PLAKK.. Tamparan itu terdengar. Semua orang yang ada di taman itu menoleh ke arah peristiwa. Bukan hanya mereka saja, siswa lain yang melewati jalan itu melihat dan mendengar secara langsung apa yang barusan terjadi.
Tamparan itu terasa perih di pipi Ji Bin. Sampai-sampai gadis itu harus menoleh ketika ia ditampar. Ji Bin tidak percaya, semua orang juga tidak percaya. Ji Bin barusan ditampar oleh Ra In! Bukan Soo Rim, Kris, ataupun Sehun. Tapi Ra In. Semuanya shock.
Ra In tidak tahu mengapa ia sampai berbuat seperti itu, ia hanya tidak tahan mendengar omongan Ji Bin yang sangat menghina tersebut. Ia juga tidak bisa hanya menonton kejadian ini. Hingga tangannya bergerak begitu saja.

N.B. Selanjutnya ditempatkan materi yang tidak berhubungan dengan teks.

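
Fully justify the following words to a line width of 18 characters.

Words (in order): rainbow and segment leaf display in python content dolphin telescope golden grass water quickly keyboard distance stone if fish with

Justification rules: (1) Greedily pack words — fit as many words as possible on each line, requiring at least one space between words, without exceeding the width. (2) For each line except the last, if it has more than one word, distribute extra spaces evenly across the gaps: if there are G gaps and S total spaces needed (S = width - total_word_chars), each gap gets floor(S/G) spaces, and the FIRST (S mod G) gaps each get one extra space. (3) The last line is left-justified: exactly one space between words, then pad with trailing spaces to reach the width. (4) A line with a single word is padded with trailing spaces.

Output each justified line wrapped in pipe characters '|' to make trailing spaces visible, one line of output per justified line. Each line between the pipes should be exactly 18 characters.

Answer: |rainbow        and|
|segment       leaf|
|display  in python|
|content    dolphin|
|telescope   golden|
|grass        water|
|quickly   keyboard|
|distance  stone if|
|fish with         |

Derivation:
Line 1: ['rainbow', 'and'] (min_width=11, slack=7)
Line 2: ['segment', 'leaf'] (min_width=12, slack=6)
Line 3: ['display', 'in', 'python'] (min_width=17, slack=1)
Line 4: ['content', 'dolphin'] (min_width=15, slack=3)
Line 5: ['telescope', 'golden'] (min_width=16, slack=2)
Line 6: ['grass', 'water'] (min_width=11, slack=7)
Line 7: ['quickly', 'keyboard'] (min_width=16, slack=2)
Line 8: ['distance', 'stone', 'if'] (min_width=17, slack=1)
Line 9: ['fish', 'with'] (min_width=9, slack=9)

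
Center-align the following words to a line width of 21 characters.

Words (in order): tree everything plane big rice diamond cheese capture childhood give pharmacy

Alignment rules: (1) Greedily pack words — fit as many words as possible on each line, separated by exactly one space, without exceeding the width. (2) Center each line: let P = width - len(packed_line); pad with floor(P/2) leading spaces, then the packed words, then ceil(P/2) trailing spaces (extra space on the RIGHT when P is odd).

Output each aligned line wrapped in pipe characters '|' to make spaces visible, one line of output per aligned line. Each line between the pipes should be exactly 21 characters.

Answer: |tree everything plane|
|  big rice diamond   |
|   cheese capture    |
|   childhood give    |
|      pharmacy       |

Derivation:
Line 1: ['tree', 'everything', 'plane'] (min_width=21, slack=0)
Line 2: ['big', 'rice', 'diamond'] (min_width=16, slack=5)
Line 3: ['cheese', 'capture'] (min_width=14, slack=7)
Line 4: ['childhood', 'give'] (min_width=14, slack=7)
Line 5: ['pharmacy'] (min_width=8, slack=13)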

Tangan Ra In bergetar. “Ji-Ji Bin. Mian..... hae.” Ra In berusaha mendekat tetapi Ji Bin menghindar.
“Jangan mendekat,” lirih Ji Bin.
“Ji Bin-ah....”
“Sudah kubilang jangan mendekat!” Ia memegangi pipinya yang masih terasa perih. Bibirnya bergetar dan menatap nyalang semua teman-temannya itu. “Seharusnya aku tidak membiarkan kalian mendekatiku jika tahu akan begini.”
Ra In terkesiap, Soo Rim berlinang air mata.
Mata Jibin menampakkan raut terluka. “Kalian tidak tahu perasaanku.”
Setelah itu Ji Bin menghilang dari hadapan mereka. Mereka terdiam.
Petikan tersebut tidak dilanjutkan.